Nvidia Corp will buy UK-based chip designer Arm from Japan’s SoftBank Group Corp for as much as US$40 billion, the companies said on Monday, in a deal set to reshape the global semiconductor landscape.

The sale puts a vital supplier to Apple Inc and others across the industry under the control of a single player and faces likely pushback from regulators and rivals to Nvidia, the biggest US chip company by market capitalization.

Within hours of the announcement, critics questioned how Arm would maintain its open approach under US ownership.

For Softbank, the sale marks an early exit from Arm, just four years after the technology group’s US$32 billion acquisition. Chief Executive Masayoshi Son has lionized the potential of Arm but is slashing his stakes in major assets to raise cash.

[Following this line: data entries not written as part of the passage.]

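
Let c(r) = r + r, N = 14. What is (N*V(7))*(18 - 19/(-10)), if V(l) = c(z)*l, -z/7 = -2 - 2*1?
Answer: 546056/5 ≈ 1.0921e+5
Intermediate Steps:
z = 28 (z = -7*(-2 - 2*1) = -7*(-2 - 2) = -7*(-4) = 28)
c(r) = 2*r
V(l) = 56*l (V(l) = (2*28)*l = 56*l)
(N*V(7))*(18 - 19/(-10)) = (14*(56*7))*(18 - 19/(-10)) = (14*392)*(18 - 19*(-1)/10) = 5488*(18 - 1*(-19/10)) = 5488*(18 + 19/10) = 5488*(199/10) = 546056/5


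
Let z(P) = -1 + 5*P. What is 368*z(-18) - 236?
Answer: -33724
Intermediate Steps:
368*z(-18) - 236 = 368*(-1 + 5*(-18)) - 236 = 368*(-1 - 90) - 236 = 368*(-91) - 236 = -33488 - 236 = -33724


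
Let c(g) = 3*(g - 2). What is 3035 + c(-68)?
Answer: 2825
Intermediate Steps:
c(g) = -6 + 3*g (c(g) = 3*(-2 + g) = -6 + 3*g)
3035 + c(-68) = 3035 + (-6 + 3*(-68)) = 3035 + (-6 - 204) = 3035 - 210 = 2825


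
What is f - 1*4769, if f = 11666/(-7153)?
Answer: -34124323/7153 ≈ -4770.6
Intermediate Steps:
f = -11666/7153 (f = 11666*(-1/7153) = -11666/7153 ≈ -1.6309)
f - 1*4769 = -11666/7153 - 1*4769 = -11666/7153 - 4769 = -34124323/7153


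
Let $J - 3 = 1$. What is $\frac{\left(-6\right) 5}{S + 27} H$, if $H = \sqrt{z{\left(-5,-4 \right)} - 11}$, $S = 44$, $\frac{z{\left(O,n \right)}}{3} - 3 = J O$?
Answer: $- \frac{30 i \sqrt{62}}{71} \approx - 3.327 i$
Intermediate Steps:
$J = 4$ ($J = 3 + 1 = 4$)
$z{\left(O,n \right)} = 9 + 12 O$ ($z{\left(O,n \right)} = 9 + 3 \cdot 4 O = 9 + 12 O$)
$H = i \sqrt{62}$ ($H = \sqrt{\left(9 + 12 \left(-5\right)\right) - 11} = \sqrt{\left(9 - 60\right) - 11} = \sqrt{-51 - 11} = \sqrt{-62} = i \sqrt{62} \approx 7.874 i$)
$\frac{\left(-6\right) 5}{S + 27} H = \frac{\left(-6\right) 5}{44 + 27} i \sqrt{62} = \frac{1}{71} \left(-30\right) i \sqrt{62} = - \frac{30 i \sqrt{62}}{71}$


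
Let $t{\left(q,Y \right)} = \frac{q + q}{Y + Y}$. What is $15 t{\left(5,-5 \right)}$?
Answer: $-15$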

Nvidia will pay SoftBank US$21.5 billion in shares and US$12 billion in cash, including US$2 billion on signing. The deal will see SoftBank and its US$100 billion Vision Fund, which has a 25 percent stake in Arm, take a stake in Nvidia of between 6.7 percent and 8.1 percent.

SoftBank could be paid an additional US$5 billion in cash or shares depending on the chip designer’s business performance, with Arm employees to be paid US$1.5 billion in Nvidia shares. The Arm deal is expected to close by March 2022.

Nvidia CEO Jensen Huang, who has a penchant for leather jackets and an Nvidia arm tattoo, said the deal, which will boost his firm in data center chips, was “pro competition.” It marked “the first time in history the industry could see something that is genuinely alternative” to Intel Corp’s domination of the sector, he said.

Taiwan-born Huang emphasized he will retain Arm’s neutral licensing model and expand it by licensing out Nvidia intellectual property for the first time.

Nvidia said it will license its flagship graphical processor unit through Arm’s network of silicon partners.

It will build chips for devices like self-driving cars but also make its technology available for others.

The companies did not discuss the deal with the British government until shortly before the announcement because the talks were secret, Huang said. A new artificial intelligence research center will be built at Arm’s Cambridge headquarters.

The purchase, which is subject to regulatory approvals including in Britain, the United States and China, is likely to come under close scrutiny in China, where thousands of companies from Huawei to small startups use Arm technology.

Arm does not make chips but has created an instruction set architecture, the most fundamental intellectual property that underpins computing chips, on which it bases designs for computing cores. Arm licenses its chip designs and technology to customers like Qualcomm Inc, Apple and Samsung Electronics Co Ltd. Apple’s forthcoming Mac computers will use Arm-based chips.

Arm will not become subject to US export controls under the deal, said Huang.